It seems that the Australian publishing industry’s hunger for anti-rom-coms (or as I like to call them, Sad Girl Lit) is showing no signs of abating. The perfect successor to the Cecelia Ahern and Marian Keyes heyday of the last decade, today’s heroine is stressed out and has major FOMO. Prue, the heroine of Jessica Seaborn‘s debut novel Perfect-Ish is no exception.
Prue is about to turn thirty. She’s single, doesn’t know if she likes the career path she’s on, and has a terrible relationship with her Mum. She’s also a bit of a mess. Case in point, the first time we meet Prue, she’s turning up late to a wedding, hot and sweaty and wearing a rented designer dress that makes her look like a Siamese fighting fish. Oh and she’s just accidentally stolen a glass of champagne from a nearby birthday party by mistake.

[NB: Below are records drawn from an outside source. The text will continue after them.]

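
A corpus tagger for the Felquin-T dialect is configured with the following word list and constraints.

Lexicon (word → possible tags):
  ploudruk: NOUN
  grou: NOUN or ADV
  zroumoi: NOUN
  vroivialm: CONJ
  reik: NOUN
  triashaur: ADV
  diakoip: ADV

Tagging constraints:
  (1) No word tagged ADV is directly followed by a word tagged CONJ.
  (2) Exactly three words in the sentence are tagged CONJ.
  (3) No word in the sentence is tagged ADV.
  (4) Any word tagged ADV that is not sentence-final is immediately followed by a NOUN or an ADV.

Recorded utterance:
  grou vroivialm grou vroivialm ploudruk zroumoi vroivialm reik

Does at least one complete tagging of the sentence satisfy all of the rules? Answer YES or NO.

YES

Candidates per position — 1:grou {NOUN,ADV}; 2:vroivialm {CONJ}; 3:grou {NOUN,ADV}; 4:vroivialm {CONJ}; 5:ploudruk {NOUN}; 6:zroumoi {NOUN}; 7:vroivialm {CONJ}; 8:reik {NOUN}.
One satisfying assignment: NOUN CONJ NOUN CONJ NOUN NOUN CONJ NOUN.
Verifying each rule — rule 1 satisfied; rule 2 satisfied; rule 3 satisfied; rule 4 satisfied.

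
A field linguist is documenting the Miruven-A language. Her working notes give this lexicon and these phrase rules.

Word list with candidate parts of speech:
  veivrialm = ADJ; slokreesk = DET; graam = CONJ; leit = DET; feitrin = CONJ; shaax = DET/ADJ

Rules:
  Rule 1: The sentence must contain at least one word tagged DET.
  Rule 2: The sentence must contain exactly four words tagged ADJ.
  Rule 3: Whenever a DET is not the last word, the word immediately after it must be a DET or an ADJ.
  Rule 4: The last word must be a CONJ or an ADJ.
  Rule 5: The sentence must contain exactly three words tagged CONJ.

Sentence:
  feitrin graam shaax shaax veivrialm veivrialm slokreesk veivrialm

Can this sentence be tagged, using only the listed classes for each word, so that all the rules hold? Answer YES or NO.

Candidates per position — 1:feitrin {CONJ}; 2:graam {CONJ}; 3:shaax {DET,ADJ}; 4:shaax {DET,ADJ}; 5:veivrialm {ADJ}; 6:veivrialm {ADJ}; 7:slokreesk {DET}; 8:veivrialm {ADJ}.
Rule 5 cannot be satisfied by any choice of tags from the lexicon.
So there is no consistent tagging.

NO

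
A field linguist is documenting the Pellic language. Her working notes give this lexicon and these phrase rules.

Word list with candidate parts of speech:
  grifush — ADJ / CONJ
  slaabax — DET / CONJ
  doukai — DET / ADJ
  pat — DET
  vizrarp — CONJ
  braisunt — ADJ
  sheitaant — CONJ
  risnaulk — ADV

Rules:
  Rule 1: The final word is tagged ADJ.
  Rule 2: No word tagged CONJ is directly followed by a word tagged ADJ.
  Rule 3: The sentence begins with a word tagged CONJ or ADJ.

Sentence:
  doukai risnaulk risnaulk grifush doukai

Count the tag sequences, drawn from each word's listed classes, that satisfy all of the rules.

1

Candidates per position — 1:doukai {DET,ADJ}; 2:risnaulk {ADV}; 3:risnaulk {ADV}; 4:grifush {ADJ,CONJ}; 5:doukai {DET,ADJ}.
There are 8 candidate sequences in total.
The sequences that satisfy every rule: ADJ ADV ADV ADJ ADJ.
Count = 1.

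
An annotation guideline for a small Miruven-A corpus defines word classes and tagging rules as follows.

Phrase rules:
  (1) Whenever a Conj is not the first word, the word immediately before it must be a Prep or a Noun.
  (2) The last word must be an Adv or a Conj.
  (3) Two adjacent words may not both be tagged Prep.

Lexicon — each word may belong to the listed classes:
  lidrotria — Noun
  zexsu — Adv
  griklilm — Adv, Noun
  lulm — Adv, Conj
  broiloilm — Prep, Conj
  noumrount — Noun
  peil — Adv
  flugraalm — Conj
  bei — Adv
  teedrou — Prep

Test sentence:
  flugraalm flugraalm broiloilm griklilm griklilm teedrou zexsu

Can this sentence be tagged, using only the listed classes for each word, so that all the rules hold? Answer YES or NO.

Candidates per position — 1:flugraalm {Conj}; 2:flugraalm {Conj}; 3:broiloilm {Prep,Conj}; 4:griklilm {Adv,Noun}; 5:griklilm {Adv,Noun}; 6:teedrou {Prep}; 7:zexsu {Adv}.
Rule 1 cannot be satisfied by any choice of tags from the lexicon.
So there is no consistent tagging.

NO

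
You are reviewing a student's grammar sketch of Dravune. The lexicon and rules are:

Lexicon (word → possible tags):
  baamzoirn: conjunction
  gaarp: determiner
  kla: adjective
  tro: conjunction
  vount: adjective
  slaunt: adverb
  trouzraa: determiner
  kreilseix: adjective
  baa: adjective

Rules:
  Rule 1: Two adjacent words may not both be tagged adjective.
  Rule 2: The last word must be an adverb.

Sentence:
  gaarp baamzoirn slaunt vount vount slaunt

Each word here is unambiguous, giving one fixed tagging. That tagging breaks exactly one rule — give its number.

Fixed tagging: determiner conjunction adverb adjective adjective adverb.
Rule check: R1 fails, R2 ok.
Only rule 1 fails.

1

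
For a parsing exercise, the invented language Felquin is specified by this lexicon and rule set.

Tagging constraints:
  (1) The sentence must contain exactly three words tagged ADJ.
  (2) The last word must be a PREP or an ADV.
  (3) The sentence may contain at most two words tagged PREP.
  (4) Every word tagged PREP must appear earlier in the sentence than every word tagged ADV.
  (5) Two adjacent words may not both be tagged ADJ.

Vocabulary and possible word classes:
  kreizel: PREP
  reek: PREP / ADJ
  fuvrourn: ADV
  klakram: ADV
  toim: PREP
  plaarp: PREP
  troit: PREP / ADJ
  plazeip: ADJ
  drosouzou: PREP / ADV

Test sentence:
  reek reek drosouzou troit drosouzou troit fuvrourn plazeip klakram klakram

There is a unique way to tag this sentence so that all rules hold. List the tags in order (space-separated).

Candidates per position — 1:reek {PREP,ADJ}; 2:reek {PREP,ADJ}; 3:drosouzou {PREP,ADV}; 4:troit {PREP,ADJ}; 5:drosouzou {PREP,ADV}; 6:troit {PREP,ADJ}; 7:fuvrourn {ADV}; 8:plazeip {ADJ}; 9:klakram {ADV}; 10:klakram {ADV}.
The remaining ambiguous positions (1, 2, 3, 4, 5, 6) are resolved jointly — only one combination satisfies every rule.
The only consistent sequence is: PREP PREP ADV ADJ ADV ADJ ADV ADJ ADV ADV.
Verifying each rule — rule 1 ✓; rule 2 ✓; rule 3 ✓; rule 4 ✓; rule 5 ✓.

PREP PREP ADV ADJ ADV ADJ ADV ADJ ADV ADV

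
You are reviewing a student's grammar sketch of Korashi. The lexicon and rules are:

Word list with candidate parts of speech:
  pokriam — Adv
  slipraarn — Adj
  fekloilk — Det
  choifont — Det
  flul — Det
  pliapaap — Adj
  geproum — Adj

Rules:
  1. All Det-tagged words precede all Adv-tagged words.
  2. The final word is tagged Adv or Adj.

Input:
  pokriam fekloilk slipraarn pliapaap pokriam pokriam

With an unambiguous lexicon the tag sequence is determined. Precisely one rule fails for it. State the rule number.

Fixed tagging: Adv Det Adj Adj Adv Adv.
Applying the rules: R1 fails, R2 ok.
Only rule 1 fails.

1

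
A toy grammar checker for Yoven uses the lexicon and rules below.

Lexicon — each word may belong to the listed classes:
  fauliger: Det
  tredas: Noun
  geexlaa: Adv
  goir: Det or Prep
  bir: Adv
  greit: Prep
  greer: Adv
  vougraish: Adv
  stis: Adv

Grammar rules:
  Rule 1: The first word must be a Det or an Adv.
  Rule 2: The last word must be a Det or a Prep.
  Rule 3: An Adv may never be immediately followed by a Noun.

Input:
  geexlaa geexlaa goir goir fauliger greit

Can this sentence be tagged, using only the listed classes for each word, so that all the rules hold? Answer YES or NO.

Candidates per position — 1:geexlaa {Adv}; 2:geexlaa {Adv}; 3:goir {Det,Prep}; 4:goir {Det,Prep}; 5:fauliger {Det}; 6:greit {Prep}.
One satisfying assignment: Adv Adv Det Prep Det Prep.
Rule-by-rule: rule 1 ok; rule 2 ok; rule 3 ok.

YES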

It’s no surprise really then, that by the next morning, she’ll have hooked up with the wrong guy and everyone will be talking about her- and not in a good way. So Prue sets out to turn her life around- and just as you would want from this kind of story, hilarity ensues.
This novel was the perfect blend of familiar and surprising. It doesn’t attempt to break the boundaries of the genre, but sits comfortably in its lane. As a result, it’s a smart, funny, compelling read that is perfect for a lazy Saturday afternoon on the back deck with a glass of rose, or perhaps (weather permitting), to take to the beach.
Prue and her best friend Delia’s relationship shines at the centre of the book, which, while it does feature a little bit of romance, is more focussed on the development of Prue as a person rather than tying her value as a character to whether or not she’s headed down the aisle at the end of it.
While Prue does some truly questionable things, Seaborn cleverly anchors the reader into her point of view, allowing her actions to feel logical and sometimes even justifiable. But who says female characters need to be likeable anyway?
I raced through Perfect-Ish in an afternoon. It is compulsively readable, extremely interesting, and at times, laugh out loud funny. Come for the promise of a great read, stay for the moments of originality. (Her brother being a rich and famous erotic fiction writer for one…) If you’re looking for Sorrow and Bliss mashed up with early Marian Keyes, this is it!